Friday, June 25, 2021
Technical problems
Over the last twenty five years these blog posts have worked their way through two desktops and two laptops. The posts began before blogs were invented and they may lay claim to being one of the first day to day online diaries of work in progress. Yesterday a defective fan put me out of action and until my son can find and fit a replacement, I'm limping along with a hand held tablet. At least this time around it's not a crashed hard drive.
Sunday, June 20, 2021
I give credit to God
Once in my younger days (I stress the word "once") I attended similar in person table-to-table brain-dulling event. Within five minutes I'd lost the plot. Now that I'm older and wiser I realise that committees and group attempts at creative solutions are a colossal waste of time. If God had used the Slack/Kai approach we'd still be floating around the universe as a wisp of gas. I feel sure that the sculptor that created the relief in the opening picture did so unaided. There are numerous "stock" photos of the relief on the internet. Not one gives credit to the sculptor but they all expect credit to be given to themselves. All I have to go on is the signature in the bottom righthand corner. Can any of my followers in Italy help? In the meantime, my credit to the unknown sculptor is: I wish I'd have created that. |
Thursday, June 17, 2021
Resisting a temptation to erase the past
On completing a painting or sculpture I am rarely sure of the worth of what I have created. The same is true when it comes to choice of subject matter. When I look back at a lifetime's work there are periods that I am tempted to erase, forgetting the passions that brought it about. The more daring the work, the more disconcerting it can seem when the passion is exhausted. This is particularly true when it comes to my thirty year's fixation of depicting the female nude.

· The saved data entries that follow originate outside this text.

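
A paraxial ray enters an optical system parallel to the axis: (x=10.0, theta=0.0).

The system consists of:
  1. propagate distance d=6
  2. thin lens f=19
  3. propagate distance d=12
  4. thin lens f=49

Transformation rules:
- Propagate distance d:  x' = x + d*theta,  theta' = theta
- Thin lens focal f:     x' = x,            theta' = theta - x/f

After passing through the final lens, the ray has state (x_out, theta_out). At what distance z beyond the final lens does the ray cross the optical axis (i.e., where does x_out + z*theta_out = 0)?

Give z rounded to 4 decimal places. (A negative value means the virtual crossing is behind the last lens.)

Answer: 6.1250

Derivation:
Initial: x=10.0000 theta=0.0000
After 1 (propagate distance d=6): x=10.0000 theta=0.0000
After 2 (thin lens f=19): x=10.0000 theta=-10/19 (≈-0.5263)
After 3 (propagate distance d=12): x=70/19 (≈3.6842) theta=-10/19 (≈-0.5263)
After 4 (thin lens f=49): x=70/19 (≈3.6842) theta=-80/133 (≈-0.6015)
z_focus = -x_out/theta_out = -(70/19)/(-80/133) = 6.1250
Rounded to 4 decimal places: z = 6.1250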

But as with love, the heart has its reasons.
Sunday, June 13, 2021
Cry, the Beloved Country
The title for this post is taken from Alan Paton's novel which was publised about South Africa on the eve of apartheid. It is apt for my feelings, not about racial tensions, but about the future of my beloved Dominica, a small island that lies between Guadalope and Martineque.
Not for the first time I quote the words of my dear friend, the Virgin Island poet Sheila Hyndman (1958-1991). She wrote her prohetic poem "To Virgin Gorda" during her high school years.
They will come with tools and machines.
They will bring to light your secret
places,
They will demand your mysteries.
They will destroy,
Build up.
They will dilute your treasures,
And rob you of your chastity,
They will adorn you like ancient Jezebel.
Sunday, June 6, 2021
Having the sands to myself
I am told that on family trips to the seaside, I'd drag my parents for miles until we found a place where I could have the sands to myself. In almost eighty years I haven't changed. I could write a book about the deserted beaches I've known, all of them being in the tropics rather than the North of England.
My first studio in the Caribbean was a shack on the sandy shore of an idyllic cove and the opening painting is from a series I made of deserted beaches in the Virgin Islands. In comparison, the beaches I knew as a child are now more crowded then ever and I'd have an even longer walk to have the sands to myself.